Not cheap, but not too expensive, says Felix Horch, head of the Electric Drives department at IFAM: “The construction of a motorway kilometer would be more expensive overall thanks to induction technology, but the costs would certainly not multiply. It’s a fundamental infrastructure decision: at some point in time, it was decided to electrify the railway network.”
England’s example shows that this could well be a sustainable project. Highways England, the state motorway operator, is considering testing the method on an electric highway for 18 months.
In France, Renault and Qualcomm have also demonstrated that charging can work while driving.

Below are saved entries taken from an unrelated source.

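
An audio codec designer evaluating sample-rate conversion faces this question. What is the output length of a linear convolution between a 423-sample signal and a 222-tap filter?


Linear convolution output length:
L = N + M - 1
  = 423 + 222 - 1
  = 644 samples

644


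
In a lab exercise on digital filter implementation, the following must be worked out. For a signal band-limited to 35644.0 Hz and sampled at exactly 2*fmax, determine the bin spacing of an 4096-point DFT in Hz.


Step 1 — Nyquist sampling rate:
fs = 2 * fmax = 2 * 35644.0 = 71288.0 Hz

Step 2 — DFT bin spacing:
df = fs / N = 71288.0 / 4096 = 17.4043 Hz

17.4043 Hz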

Earn money with “solar streets”
But why not rely on solar energy for dynamic inductive charging? The Potsdam-based start-up Solmove is working on this. With the concept of a solar street, the company wants to use the streets in two ways.

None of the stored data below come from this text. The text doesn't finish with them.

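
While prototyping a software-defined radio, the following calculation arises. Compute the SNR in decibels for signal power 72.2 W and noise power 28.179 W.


SNR in decibels:
SNR = 10 * log10(Ps / Pn)
    = 10 * log10(72.2 / 28.179)
    = 10 * log10(2.5622)
    = 10 * 0.4086
    = 4.09 dB

4.09 dB


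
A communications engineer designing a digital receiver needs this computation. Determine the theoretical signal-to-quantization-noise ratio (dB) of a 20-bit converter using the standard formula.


Theoretical SNR for a full-scale sinusoid:
SNR = 6.02 * N + 1.76
    = 6.02 * 20 + 1.76
    = 120.4 + 1.76
    = 122.16 dB

122.16 dB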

This means that existing traffic routes can be upgraded with stable photovoltaic modules and thus not only electric cars, but also e-bikes and even trains can be charged. In addition, the electricity generated in this way could also be fed into the municipal energy grid. Cities could earn money from it and thus finance the rehabilitation of their roads. This, at least, is Solmove’s idea.

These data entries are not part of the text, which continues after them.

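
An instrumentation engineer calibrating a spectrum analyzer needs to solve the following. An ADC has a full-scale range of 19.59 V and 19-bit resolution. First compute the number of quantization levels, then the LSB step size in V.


Step 1 — number of quantization levels:
L = 2^N = 2^19 = 524288

Step 2 — LSB step size:
delta = Vfs / L
      = 19.59 / 524288
      = 3.736e-05 V

Levels = 524288; step size = 3.736e-05 V


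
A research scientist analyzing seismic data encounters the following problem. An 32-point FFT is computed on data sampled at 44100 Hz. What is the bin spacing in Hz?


DFT frequency resolution:
df = fs / N
   = 44100 / 32
   = 1378.125 Hz

1378.125 Hz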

However, the solar roads must be horizontal surfaces. Solmove says that in Germany, 1,400 km² are still suitable for this purpose. This could supply 20,000,000,000 cars with electricity.
Large buses, small batteries
Tel Aviv already has the world’s first electric road. The Israeli start-up ElectRoad is testing these mainly for public transport. The theory: induction charging makes it possible to operate the large buses with smaller and lighter batteries. That could save a lot of money.
In Germany, too, there are some early projects in public transport with wireless charging, but not for charging during the journey. Rather, they rely on charging pads. For example, the electric buses in Braunschweig, “Emil” (short for “electro-mobility by means of inductive charge”) have been using induction technology to charge their fleets for several years now.
Inductive charging for electric buses has also began being tested in Berlin in 2015.
The clear advantage: endless range
But why all the trouble? What does inductive charging offer that charging with cables doesn’t?
First of all, wireless charging is more convenient for users. You don’t have to handle cables in a cumbersome way. In addition, in some cases, inductive charging is up to 85 times faster than charging via the home socket.
If we look at inductive charging while driving, the advantage is obvious. If the car can recharge while driving, the electric vehicle theoretically has an unlimited range.
In fact, the development of this technology is a bit more challenging than the charge pads. Finally, it must be ensured that the coils switch on and off at the correct distance. And all this at full speed, at different speeds. In addition, it must of course also be ensured that the magnetic field on the roadway is harmless to humans and animals.
An alternative to the ground coils could be inductive charging via overhead lines. Siemens wants to implement this on motorways for trucks – a world first. The Group has been awarded the contract for the construction of such an e-motorway for test purposes by the relevant authorities in California. While this can still be reasonably imagined for trucks, it is unlikely that car manufacturers will suddenly build models with pantographs on the roof.
It is therefore interesting to see which forms of inductive charging will be used in the future. But Thomas Nindl of Qualcomm’s Munich office is probably right about one thing:”Our children will lose the word ‘refuel’ from their vocabulary.”